Suddenly shy, I drop my head, using my hair to hide my expression. “You think he likes me?”

“Of course he likes you. Who wouldn’t like you?”

My heart leaps at his gruff question, but then it settles when he hurriedly continues.

“I mean, he’s dated you for months now. Naturally he likes you.”

“Oh. I guess so. I was hoping maybe the relationship was easy for him and he’s just been going along with it.”

“Possibly. Guys will do that sometimes.”

“I know they do.”

“But I doubt it with you. You aren’t easy.”

“What?” My eyes are wide and round now as I fumble internally to figure out what he means.

“It’s not an insult,” he says, raising a hand like he’s surrendering. “It’s not a criticism. I’m saying that you aren’t the kind of woman who makes it easy on a man.”

“Why not? I think I’m nice and easy to get along with.”

“Of course you are. But you’re... secure. Sure of who you are. You’ve made a life for yourself and seem content with it. You don’t make a man feel like he can easily sweep in and be a manly hero.”

“Men don’t want that.”

“All men? No, probably not. But some men. You can be damn sure that a lot of men want to feel like they’re the hero and a woman needs them. You don’t really seem to need a man. It was one of the first things I noticed about you.”

“I... I...” I frown, deeply unsettled. I’ve never considered this idea before, and I don’t know how to feel about it. “I’m not really that standoffish, am I?”

“You’re not standoffish at all. You’re...” He glances away like he’s searching for the word. “You’re complete. You’re not waiting for a man to complete you. Because of that, a relationship with you isn’t going to be easy. A guy can’t slide into an empty slot preshaped for him. He has to work to make a place for himself. I don’t know anything about Cash, and I think he’s not been as giving as he could have been with you. But he’s not a complete loser. He saw something in you and went after it whether or not it was easy for him. I give him props for that.”

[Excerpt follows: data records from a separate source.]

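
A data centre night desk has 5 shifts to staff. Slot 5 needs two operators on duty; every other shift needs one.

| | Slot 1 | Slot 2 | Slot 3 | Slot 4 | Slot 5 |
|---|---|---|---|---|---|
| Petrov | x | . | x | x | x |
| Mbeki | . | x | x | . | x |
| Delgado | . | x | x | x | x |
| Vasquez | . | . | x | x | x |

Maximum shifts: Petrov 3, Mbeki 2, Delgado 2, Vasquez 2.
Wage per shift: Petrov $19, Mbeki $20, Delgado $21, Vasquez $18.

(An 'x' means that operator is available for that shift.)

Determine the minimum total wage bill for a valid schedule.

Slot 1 can only be covered by Petrov, so that assignment is forced.
Picking the cheapest available operator for each shift independently would cost $112, but that ignores the shift limits.
An optimal schedule: Slot 1→Petrov, Slot 2→Mbeki, Slot 3→Petrov, Slot 4→Vasquez, Slot 5→Vasquez+Petrov.
Total: 19 + 20 + 19 + 18 + 18 + 19 = $113.

$113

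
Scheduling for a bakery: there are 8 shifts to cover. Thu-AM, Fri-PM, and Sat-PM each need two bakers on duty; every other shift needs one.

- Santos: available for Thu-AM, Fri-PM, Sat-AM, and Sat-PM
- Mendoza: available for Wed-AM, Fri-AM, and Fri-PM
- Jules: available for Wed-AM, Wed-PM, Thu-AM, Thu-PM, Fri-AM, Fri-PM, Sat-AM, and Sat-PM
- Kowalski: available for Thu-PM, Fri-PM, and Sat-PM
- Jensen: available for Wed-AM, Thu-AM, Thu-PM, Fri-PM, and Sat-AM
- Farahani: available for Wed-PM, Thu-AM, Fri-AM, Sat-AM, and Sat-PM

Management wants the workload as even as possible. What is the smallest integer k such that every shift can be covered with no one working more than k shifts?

With 6 bakers and 11 worker-slots to fill, someone must work at least ⌈11/6⌉ = 2 shifts, so k ≥ 2.
k = 2 works: Wed-AM→Mendoza, Wed-PM→Jules, Thu-AM→Santos+Jensen, Thu-PM→Jules, Fri-AM→Mendoza, Fri-PM→Kowalski+Jensen, Sat-AM→Santos, Sat-PM→Kowalski+Farahani.
Loads: Santos 2, Mendoza 2, Jules 2, Kowalski 2, Jensen 2, Farahani 1 — all ≤ 2.

2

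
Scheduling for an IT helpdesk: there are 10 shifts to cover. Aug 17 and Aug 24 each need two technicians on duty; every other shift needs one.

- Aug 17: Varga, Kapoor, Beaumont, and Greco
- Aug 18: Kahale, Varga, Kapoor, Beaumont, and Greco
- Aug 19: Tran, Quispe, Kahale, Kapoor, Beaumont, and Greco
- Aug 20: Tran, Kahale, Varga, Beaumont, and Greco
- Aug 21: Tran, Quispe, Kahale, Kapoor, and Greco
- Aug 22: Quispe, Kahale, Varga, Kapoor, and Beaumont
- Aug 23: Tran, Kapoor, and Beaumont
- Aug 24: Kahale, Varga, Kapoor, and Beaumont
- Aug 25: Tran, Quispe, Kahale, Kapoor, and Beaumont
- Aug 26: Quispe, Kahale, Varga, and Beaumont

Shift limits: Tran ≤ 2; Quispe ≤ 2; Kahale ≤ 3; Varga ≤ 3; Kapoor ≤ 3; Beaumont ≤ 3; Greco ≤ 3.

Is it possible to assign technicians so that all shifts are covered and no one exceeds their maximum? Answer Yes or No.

One valid schedule: Aug 17→Varga+Kapoor, Aug 18→Kahale, Aug 19→Kapoor, Aug 20→Tran, Aug 21→Quispe, Aug 22→Kahale, Aug 23→Tran, Aug 24→Varga+Kapoor, Aug 25→Kahale, Aug 26→Quispe.
Loads: Tran 2/2, Quispe 2/2, Kahale 3/3, Varga 2/3, Kapoor 3/3, Beaumont 0/3, Greco 0/3 — all within limits.

Yes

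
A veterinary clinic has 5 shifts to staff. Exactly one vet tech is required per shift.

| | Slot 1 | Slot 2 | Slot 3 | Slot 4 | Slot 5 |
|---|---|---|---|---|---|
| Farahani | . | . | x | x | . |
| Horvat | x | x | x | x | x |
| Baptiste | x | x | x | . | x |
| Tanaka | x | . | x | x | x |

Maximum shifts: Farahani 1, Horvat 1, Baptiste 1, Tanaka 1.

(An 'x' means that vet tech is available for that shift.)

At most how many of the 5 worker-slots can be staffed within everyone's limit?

Total capacity across all vet techs is 1+1+1+1 = 4, and 5 slots are needed, so at most 4 can be filled.
An assignment achieving 4: Slot 1→Baptiste, Slot 2→Horvat, Slot 4→Farahani, Slot 5→Tanaka.
Loads: Farahani 1/1, Horvat 1/1, Baptiste 1/1, Tanaka 1/1.

4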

I’m flushed. Weirdly swoony when he stops talking. It’s not an entirely pure pleasure, however, since it’s mixed up with questions and confusion. I stare down at my unfinished scarf. “Oh. Well. I always try to be nice.”

“I know you do.”

“So I’ll break it to him as gently as I can.”

“I’m sure you will.” He gives a soft, wry chuckle. “Poor guy. Going along all this time thinking he’s done just enough to get and keep River Kennedy. Can’t blame him for doing what he can to avoid the crash that’s waiting for him.”